Dolma promoted “Tibet: An Enduring Civilization” on Facebook, and about 25 students shopped the course on the first day of the spring semester. Sixteen students, including Dolma and two Tibetan first years, are now enrolled in the course. Six weeks in, Dolma praised the class: “I didn’t know I was intellectually deprived until I got to this course!” she said, laughing. “This is the first time I’ve read through all the readings, and I’m so rejuvenated and feel validated and seen in the class. It took senior year for me to feel like this!”

Khenzom Alling ’22, one of the Tibetan students in the class, has also found personal meaning in Hill’s course. Alling decided to take the course to gain a foundational knowledge of Tibetan Buddhism and history, which would supplement what she has learned about Tibetan culture from her family.

“With such little representation, it can be difficult to find a strong sense of community and belongingness,” Alling said. “As one of the few Tibetans on campus, I’ve found the class to create that sense for me. It’s especially refreshing and meaningful to see non-Tibetans who are interested in the history of the country and are supportive of its current political situation.”

Dolma’s original impetus for proposing the class was to make Tibet’s history and global political importance more visible. The humanities course does include discussion of political affairs, such as challenges to Tibetan statehood in history.

Yet Hill has shifted focus away from Tibet’s modern political situation. “We’re trying to get a Tibetan civilization — there’s much more about religion and Tibet as a culture.”  

He conceded that contemporary questions of statehood and independence recapitulate the region’s history, but said he believed that “those issues are not central to Tibet’s own culture. Tibet is a civilization that was never considered by Tibetans themselves to be a state back in history, because the state was a foreign idea. Not that it shouldn’t be a state, just that it didn’t come into the grounding of Tibetan culture itself.”

Some of the focuses of the course include Tibetan Buddhism; Tibet’s relationship to China during the Qing Dynasty; the “Great Game,” a rivalry near the beginning of the 20th century between Tsarist Russia and British India for Tibet, which was strategically located right between the two competing powers; Tibet’s capitulation to China in 1951; the role of Tibet in the Cold War; and Tibet’s current government-in-exile in Dharamsala, India.
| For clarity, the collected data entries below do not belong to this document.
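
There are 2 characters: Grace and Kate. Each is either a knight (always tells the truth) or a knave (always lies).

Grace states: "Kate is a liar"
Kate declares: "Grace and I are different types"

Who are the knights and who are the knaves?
Grace is a knave.
Kate is a knight.

Verification:
- Grace (knave) says "Kate is a liar" - this is FALSE (a lie) because Kate is a knight.
- Kate (knight) says "Grace and I are different types" - this is TRUE because Kate is a knight and Grace is a knave.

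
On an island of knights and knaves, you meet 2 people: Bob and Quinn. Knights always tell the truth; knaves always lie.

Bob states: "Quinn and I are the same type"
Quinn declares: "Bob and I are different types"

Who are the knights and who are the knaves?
Bob is a knave.
Quinn is a knight.

Verification:
- Bob (knave) says "Quinn and I are the same type" - this is FALSE (a lie) because Bob is a knave and Quinn is a knight.
- Quinn (knight) says "Bob and I are different types" - this is TRUE because Quinn is a knight and Bob is a knave.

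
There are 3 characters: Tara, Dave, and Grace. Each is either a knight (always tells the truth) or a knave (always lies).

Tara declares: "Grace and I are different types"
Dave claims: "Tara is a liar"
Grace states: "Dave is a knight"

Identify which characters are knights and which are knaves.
Tara is a knight.
Dave is a knave.
Grace is a knave.

Verification:
- Tara (knight) says "Grace and I are different types" - this is TRUE because Tara is a knight and Grace is a knave.
- Dave (knave) says "Tara is a liar" - this is FALSE (a lie) because Tara is a knight.
- Grace (knave) says "Dave is a knight" - this is FALSE (a lie) because Dave is a knave.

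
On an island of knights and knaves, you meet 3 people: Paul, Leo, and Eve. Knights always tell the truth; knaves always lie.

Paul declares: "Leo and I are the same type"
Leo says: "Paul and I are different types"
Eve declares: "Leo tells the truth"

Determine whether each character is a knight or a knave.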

Tibet is also examined as an example of methodologies for the study of other non-state entities.

Despite this conceptual pivot, Dolma has been happy with the course’s trajectory. “Before this course, I had never taken a class from the humanities department,” she said. “I had seen the syllabus, of course, before I enrolled in the class, but I did not expect the extent to which the Tibet course could be linked to Plato’s ‘Republic’ or the Albert Einstein memorial in Washington D.C. Professor Hill sees Tibet as something larger than even I could have imagined, which makes the course even more significant and satisfying to me and to the other students — Hill is a true genius.”

Where might the Tibet class go from here? Hill said that he would teach the course again next year if there is enough student interest. What about the potential for moving beyond a single course on Tibet and creating a Tibetan studies concentration within the East Asian department? “I would love a Tibetan Studies concentration,” Dolma said, “but it doesn’t seem very realistic. I think we need to work one by one.”

“Tibet: An Enduring Civilization” constitutes one step towards expanding the Yale curriculum beyond Eurocentric studies — more voices, more stories, more nuances. Moreover, Dolma’s experience demonstrates the potential for students and professors, working in tandem, to actualize diversity and make unheard voices heard.